On The Block

Pressure from Rupert Murdoch’s News Corporation may have prompted Gemstar-TV Guide International Inc. (Nasdaq:GMST) to consider a possible sale. The global media, entertainment and technology company counts TV Guide and TVG Network among its holdings. According to a report by April Horace, an analyst with Janco Partners Inc., News Corp. owns 42 percent of Gemstar and controls four of nine board seats. For the first quarter of 2007, the company reported net income of $34.4 million, compared to $8.6 million from the same period in 2006, and Gemstar’s stock has been gaining momentum in recent weeks. Horace added that Gemstar is an appealing target because it carries no debt. UBS Investment Bank is serving as financial advisor to Gemstar, and Wachtell, Lipton, Rosen & Katz is acting as legal advisor.

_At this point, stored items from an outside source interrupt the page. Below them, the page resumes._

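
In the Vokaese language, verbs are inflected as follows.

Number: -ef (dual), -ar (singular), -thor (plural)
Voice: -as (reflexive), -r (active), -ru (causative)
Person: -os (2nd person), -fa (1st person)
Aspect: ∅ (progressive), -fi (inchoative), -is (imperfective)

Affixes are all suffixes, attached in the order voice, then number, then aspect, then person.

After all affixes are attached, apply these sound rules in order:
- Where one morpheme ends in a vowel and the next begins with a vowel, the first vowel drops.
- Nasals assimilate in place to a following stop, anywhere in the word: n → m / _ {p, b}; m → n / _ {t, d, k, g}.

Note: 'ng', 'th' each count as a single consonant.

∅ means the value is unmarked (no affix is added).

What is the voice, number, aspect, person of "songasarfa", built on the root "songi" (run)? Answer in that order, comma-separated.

reflexive, singular, progressive, 1st person

Segment: songi-as-ar-fa.
voice: -as → reflexive.
number: -ar → singular.
aspect: ∅ → progressive.
person: -fa → 1st person.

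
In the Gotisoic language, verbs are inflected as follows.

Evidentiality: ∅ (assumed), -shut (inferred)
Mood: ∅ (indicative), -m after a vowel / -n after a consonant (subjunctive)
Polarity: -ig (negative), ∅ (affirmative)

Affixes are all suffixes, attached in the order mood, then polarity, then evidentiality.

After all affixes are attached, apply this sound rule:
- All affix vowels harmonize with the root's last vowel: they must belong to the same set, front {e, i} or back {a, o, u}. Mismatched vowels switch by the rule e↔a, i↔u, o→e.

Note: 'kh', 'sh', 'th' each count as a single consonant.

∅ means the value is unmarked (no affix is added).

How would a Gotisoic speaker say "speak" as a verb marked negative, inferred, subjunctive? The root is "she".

shemigshit

Attach mood subjunctive -m (after vowel 'e') → shem.
Attach polarity negative -ig → shemig.
Attach evidentiality inferred -shut → shemigshut.
Apply vowel harmony: shemigshut → shemigshit.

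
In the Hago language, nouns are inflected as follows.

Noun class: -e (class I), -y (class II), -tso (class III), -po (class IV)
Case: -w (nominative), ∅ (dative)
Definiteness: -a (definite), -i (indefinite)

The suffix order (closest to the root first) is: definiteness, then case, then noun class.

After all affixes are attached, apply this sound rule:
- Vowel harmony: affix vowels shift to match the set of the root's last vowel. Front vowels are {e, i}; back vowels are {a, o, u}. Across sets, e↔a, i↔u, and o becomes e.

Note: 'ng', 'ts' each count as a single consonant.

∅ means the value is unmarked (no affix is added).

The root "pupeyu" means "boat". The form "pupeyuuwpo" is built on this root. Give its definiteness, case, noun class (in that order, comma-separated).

indefinite, nominative, class IV

Segment: pupeyu-i-w-po.
definiteness: -i → indefinite.
case: -w → nominative.
noun class: -po → class IV.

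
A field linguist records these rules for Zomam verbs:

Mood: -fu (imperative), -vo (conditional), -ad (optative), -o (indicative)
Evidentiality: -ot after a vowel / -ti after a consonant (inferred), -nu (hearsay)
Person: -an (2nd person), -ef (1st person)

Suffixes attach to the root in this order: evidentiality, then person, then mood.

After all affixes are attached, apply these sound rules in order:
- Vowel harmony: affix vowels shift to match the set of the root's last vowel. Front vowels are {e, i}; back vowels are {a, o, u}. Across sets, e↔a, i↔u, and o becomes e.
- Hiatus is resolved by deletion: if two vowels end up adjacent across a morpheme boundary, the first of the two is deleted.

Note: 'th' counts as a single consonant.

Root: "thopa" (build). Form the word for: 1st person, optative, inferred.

Attach evidentiality inferred -ot (after vowel 'a') → thopaot.
Attach person 1st person -ef → thopaotef.
Attach mood optative -ad → thopaotefad.
Apply vowel harmony: thopaotefad → thopaotafad.
Apply vowel deletion: thopaotafad → thopotafad.

thopotafad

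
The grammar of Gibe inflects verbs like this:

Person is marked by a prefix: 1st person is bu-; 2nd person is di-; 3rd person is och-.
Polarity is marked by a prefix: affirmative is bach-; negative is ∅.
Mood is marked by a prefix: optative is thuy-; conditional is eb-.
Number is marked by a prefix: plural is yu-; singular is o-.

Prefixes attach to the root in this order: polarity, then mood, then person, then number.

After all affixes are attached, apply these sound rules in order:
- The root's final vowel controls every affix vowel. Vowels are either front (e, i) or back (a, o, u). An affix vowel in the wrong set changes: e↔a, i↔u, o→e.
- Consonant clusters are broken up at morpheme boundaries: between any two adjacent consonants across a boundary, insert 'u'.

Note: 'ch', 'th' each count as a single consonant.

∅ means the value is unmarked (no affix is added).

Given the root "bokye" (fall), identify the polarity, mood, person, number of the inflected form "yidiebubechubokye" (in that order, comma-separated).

Segment: yu-di-eb-bach-bokye.
polarity: bach- → affirmative.
mood: eb- → conditional.
person: di- → 2nd person.
number: yu- → plural.

affirmative, conditional, 2nd person, plural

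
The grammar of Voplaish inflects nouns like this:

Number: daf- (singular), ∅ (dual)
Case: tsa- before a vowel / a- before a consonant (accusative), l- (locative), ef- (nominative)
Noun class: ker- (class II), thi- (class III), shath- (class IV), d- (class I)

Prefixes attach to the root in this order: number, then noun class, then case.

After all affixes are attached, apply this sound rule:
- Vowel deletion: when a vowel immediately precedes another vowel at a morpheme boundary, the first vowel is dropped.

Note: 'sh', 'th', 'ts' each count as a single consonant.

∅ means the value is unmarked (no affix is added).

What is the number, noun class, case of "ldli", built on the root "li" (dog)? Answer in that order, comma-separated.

dual, class I, locative

Segment: l-d-li.
number: ∅ → dual.
noun class: d- → class I.
case: l- → locative.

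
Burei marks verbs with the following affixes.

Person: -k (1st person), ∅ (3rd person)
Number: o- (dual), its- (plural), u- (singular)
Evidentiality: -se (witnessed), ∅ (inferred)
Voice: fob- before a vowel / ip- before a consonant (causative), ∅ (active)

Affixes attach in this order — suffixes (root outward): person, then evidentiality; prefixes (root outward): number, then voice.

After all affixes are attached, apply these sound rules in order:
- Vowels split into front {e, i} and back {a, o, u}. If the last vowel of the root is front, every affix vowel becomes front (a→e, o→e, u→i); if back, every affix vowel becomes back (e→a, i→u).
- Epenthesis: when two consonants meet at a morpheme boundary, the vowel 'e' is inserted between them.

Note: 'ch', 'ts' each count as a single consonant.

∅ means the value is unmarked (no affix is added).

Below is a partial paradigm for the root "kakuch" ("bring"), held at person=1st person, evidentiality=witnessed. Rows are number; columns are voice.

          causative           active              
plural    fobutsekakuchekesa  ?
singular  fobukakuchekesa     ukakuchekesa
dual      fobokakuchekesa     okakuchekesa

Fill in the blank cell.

utsekakuchekesa

Attach person 1st person -k → kakuchk.
Attach number plural its- → itskakuchk.
voice = active: zero marking, form stays itskakuchk.
Attach evidentiality witnessed -se → itskakuchkse.
Apply vowel harmony: itskakuchkse → utskakuchksa.
Apply epenthesis: utskakuchksa → utsekakuchekesa.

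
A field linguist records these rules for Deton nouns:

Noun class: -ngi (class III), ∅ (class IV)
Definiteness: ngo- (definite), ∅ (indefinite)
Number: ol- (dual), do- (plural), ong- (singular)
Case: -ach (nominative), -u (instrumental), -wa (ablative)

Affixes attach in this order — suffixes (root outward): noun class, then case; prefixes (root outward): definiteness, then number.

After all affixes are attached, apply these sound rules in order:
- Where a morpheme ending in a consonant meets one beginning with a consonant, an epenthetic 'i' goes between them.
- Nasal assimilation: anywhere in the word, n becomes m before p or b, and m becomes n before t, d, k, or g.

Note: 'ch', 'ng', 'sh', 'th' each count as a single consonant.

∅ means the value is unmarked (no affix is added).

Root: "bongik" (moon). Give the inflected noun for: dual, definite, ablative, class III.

Attach noun class class III -ngi → bongikngi.
Attach case ablative -wa → bongikngiwa.
Attach definiteness definite ngo- → ngobongikngiwa.
Attach number dual ol- → olngobongikngiwa.
Apply epenthesis: olngobongikngiwa → olingobongikingiwa.
Nasal assimilation: no change.

olingobongikingiwa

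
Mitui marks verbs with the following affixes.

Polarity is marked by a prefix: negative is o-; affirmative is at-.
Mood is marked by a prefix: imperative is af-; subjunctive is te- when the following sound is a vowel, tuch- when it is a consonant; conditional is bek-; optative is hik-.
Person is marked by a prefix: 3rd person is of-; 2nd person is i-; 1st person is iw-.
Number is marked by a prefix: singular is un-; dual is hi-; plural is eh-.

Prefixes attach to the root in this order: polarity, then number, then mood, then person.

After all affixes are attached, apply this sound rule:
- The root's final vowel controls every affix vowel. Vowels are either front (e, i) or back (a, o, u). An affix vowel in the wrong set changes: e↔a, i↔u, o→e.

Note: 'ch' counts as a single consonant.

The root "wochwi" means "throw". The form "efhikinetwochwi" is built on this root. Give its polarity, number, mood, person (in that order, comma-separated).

Segment: of-hik-un-at-wochwi.
polarity: at- → affirmative.
number: un- → singular.
mood: hik- → optative.
person: of- → 3rd person.

affirmative, singular, optative, 3rd person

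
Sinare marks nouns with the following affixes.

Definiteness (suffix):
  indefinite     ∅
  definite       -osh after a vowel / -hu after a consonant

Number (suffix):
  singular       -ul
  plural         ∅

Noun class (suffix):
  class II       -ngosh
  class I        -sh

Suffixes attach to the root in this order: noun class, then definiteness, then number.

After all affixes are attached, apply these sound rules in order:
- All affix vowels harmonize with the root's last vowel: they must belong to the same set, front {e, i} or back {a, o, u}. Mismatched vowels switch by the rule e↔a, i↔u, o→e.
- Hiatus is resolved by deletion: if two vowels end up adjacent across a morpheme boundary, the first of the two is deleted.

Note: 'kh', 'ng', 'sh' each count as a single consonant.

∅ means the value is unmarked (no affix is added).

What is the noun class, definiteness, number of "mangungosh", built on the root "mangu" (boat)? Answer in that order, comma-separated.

Segment: mangu-ngosh.
noun class: -ngosh → class II.
definiteness: ∅ → indefinite.
number: ∅ → plural.

class II, indefinite, plural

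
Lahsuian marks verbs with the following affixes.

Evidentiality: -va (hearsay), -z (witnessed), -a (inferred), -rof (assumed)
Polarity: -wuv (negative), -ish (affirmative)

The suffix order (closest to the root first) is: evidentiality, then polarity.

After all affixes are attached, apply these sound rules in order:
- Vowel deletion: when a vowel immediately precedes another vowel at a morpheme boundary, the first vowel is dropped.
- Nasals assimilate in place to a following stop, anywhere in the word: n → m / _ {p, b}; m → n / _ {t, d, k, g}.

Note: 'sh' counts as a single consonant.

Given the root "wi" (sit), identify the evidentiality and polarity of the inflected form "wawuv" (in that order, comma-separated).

inferred, negative

Segment: wi-a-wuv.
evidentiality: -a → inferred.
polarity: -wuv → negative.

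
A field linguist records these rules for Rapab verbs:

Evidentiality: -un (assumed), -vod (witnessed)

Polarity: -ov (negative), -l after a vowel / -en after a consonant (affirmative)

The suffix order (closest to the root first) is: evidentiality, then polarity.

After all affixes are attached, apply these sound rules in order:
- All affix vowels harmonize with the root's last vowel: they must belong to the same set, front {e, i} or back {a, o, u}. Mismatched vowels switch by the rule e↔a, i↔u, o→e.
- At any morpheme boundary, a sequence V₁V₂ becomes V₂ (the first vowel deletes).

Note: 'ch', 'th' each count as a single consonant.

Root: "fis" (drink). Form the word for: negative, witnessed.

fisvedev

Attach evidentiality witnessed -vod → fisvod.
Attach polarity negative -ov → fisvodov.
Apply vowel harmony: fisvodov → fisvedev.
Vowel deletion: no change.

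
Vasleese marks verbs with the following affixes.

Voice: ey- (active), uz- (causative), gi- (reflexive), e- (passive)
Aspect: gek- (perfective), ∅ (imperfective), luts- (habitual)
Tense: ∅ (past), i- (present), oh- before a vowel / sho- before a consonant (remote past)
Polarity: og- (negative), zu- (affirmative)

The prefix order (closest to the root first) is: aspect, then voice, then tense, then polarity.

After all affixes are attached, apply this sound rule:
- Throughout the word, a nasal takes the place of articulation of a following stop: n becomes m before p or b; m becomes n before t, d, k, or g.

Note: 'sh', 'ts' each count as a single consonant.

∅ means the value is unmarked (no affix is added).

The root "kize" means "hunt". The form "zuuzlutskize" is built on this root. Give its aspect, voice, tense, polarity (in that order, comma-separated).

Segment: zu-uz-luts-kize.
aspect: luts- → habitual.
voice: uz- → causative.
tense: ∅ → past.
polarity: zu- → affirmative.

habitual, causative, past, affirmative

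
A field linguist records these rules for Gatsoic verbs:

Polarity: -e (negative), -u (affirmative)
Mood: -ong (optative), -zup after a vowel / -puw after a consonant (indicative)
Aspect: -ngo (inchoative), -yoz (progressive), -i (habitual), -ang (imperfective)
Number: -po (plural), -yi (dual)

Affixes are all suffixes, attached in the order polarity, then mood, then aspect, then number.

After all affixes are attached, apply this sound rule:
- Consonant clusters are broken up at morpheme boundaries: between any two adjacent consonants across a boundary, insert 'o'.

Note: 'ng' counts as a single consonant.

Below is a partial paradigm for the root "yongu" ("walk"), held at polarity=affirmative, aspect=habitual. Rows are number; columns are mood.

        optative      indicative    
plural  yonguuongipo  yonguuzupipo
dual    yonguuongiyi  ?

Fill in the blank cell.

yonguuzupiyi

Attach polarity affirmative -u → yonguu.
Attach mood indicative -zup (after vowel 'u') → yonguuzup.
Attach aspect habitual -i → yonguuzupi.
Attach number dual -yi → yonguuzupiyi.
Epenthesis: no change.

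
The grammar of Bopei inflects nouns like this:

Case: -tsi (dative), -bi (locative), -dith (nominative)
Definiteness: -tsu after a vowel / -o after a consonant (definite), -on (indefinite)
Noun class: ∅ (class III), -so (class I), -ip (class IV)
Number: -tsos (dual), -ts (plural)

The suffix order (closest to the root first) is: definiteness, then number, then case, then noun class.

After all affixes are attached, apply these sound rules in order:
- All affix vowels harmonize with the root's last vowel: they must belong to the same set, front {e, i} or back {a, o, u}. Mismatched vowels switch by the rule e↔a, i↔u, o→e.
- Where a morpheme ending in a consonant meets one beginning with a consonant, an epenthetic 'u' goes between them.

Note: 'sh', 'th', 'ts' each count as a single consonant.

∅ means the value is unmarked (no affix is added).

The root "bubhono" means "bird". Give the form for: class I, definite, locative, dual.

bubhonotsutsosubuso

Attach definiteness definite -tsu (after vowel 'o') → bubhonotsu.
Attach number dual -tsos → bubhonotsutsos.
Attach case locative -bi → bubhonotsutsosbi.
Attach noun class class I -so → bubhonotsutsosbiso.
Apply vowel harmony: bubhonotsutsosbiso → bubhonotsutsosbuso.
Apply epenthesis: bubhonotsutsosbuso → bubhonotsutsosubuso.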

Henry Crown and Co., the Chicago-based investment firm, is looking to divest itself of Woodard LLC, a leader in the outdoor furniture industry. The Crown family has owned Woodard for 20 years, and the tight-lipped family has not released financial information on its portfolio company. According to a Woodard press release, the family has been retooling its portfolio of operating businesses, recently unloading the majority of its golf course and movie theater operations. Founded in 1865, Woodard, a CC Industries Inc. company, specializes in wrought iron, aluminum and wicker furniture that it sells under the Woodard, Woodard Landgrave and Woodard Lyon Shaw brands.

The switch to computer-based stock trading left specialist trading outfit LaBranche & Co. Inc. (NYSE:LAB) reeling, and the company may entertain selling part or all of itself or going private to remain competitive. The possible sale comes as LaBranche, which runs one of the largest equity specialist traders on the NYSE, has been “struggling to identify profitable ways to trade under the new market structure,” according to Michael Vinciquerra, an analyst at BMO Capital Markets. In a statement, LaBranche said it will post a second quarter loss due to a write-down of its specialist business. The company has hired investment bank Freeman and Co. and the law firm Weil, Gotshal and Manges as advisors.

Kohlberg Kravis Roberts & Co. and DLJ Merchant Banking Partners have taken steps toward unloading the Armonk, N.Y.-based Visant Corp. The buyout shops have hired Goldman Sachs and Credit Suisse to advise on the possible sale of Visant, a marketing and publishing company that owns Jostens Inc., Neff Motivation Inc. and Arcade Marketing. Visant is comprised of three segments: its scholastic division that sells class rings and other graduation products; a yearbook outfit that produces and sells school yearbooks; and its marketing and publishing arm, which produces advertising and sample systems for fragrance and cosmetics makers. During the first quarter of 2007, Visant reported consolidated net sales of $255.9 million, an increase of 12.2 percent over $228 million in consolidated net sales during the same time period in 2006.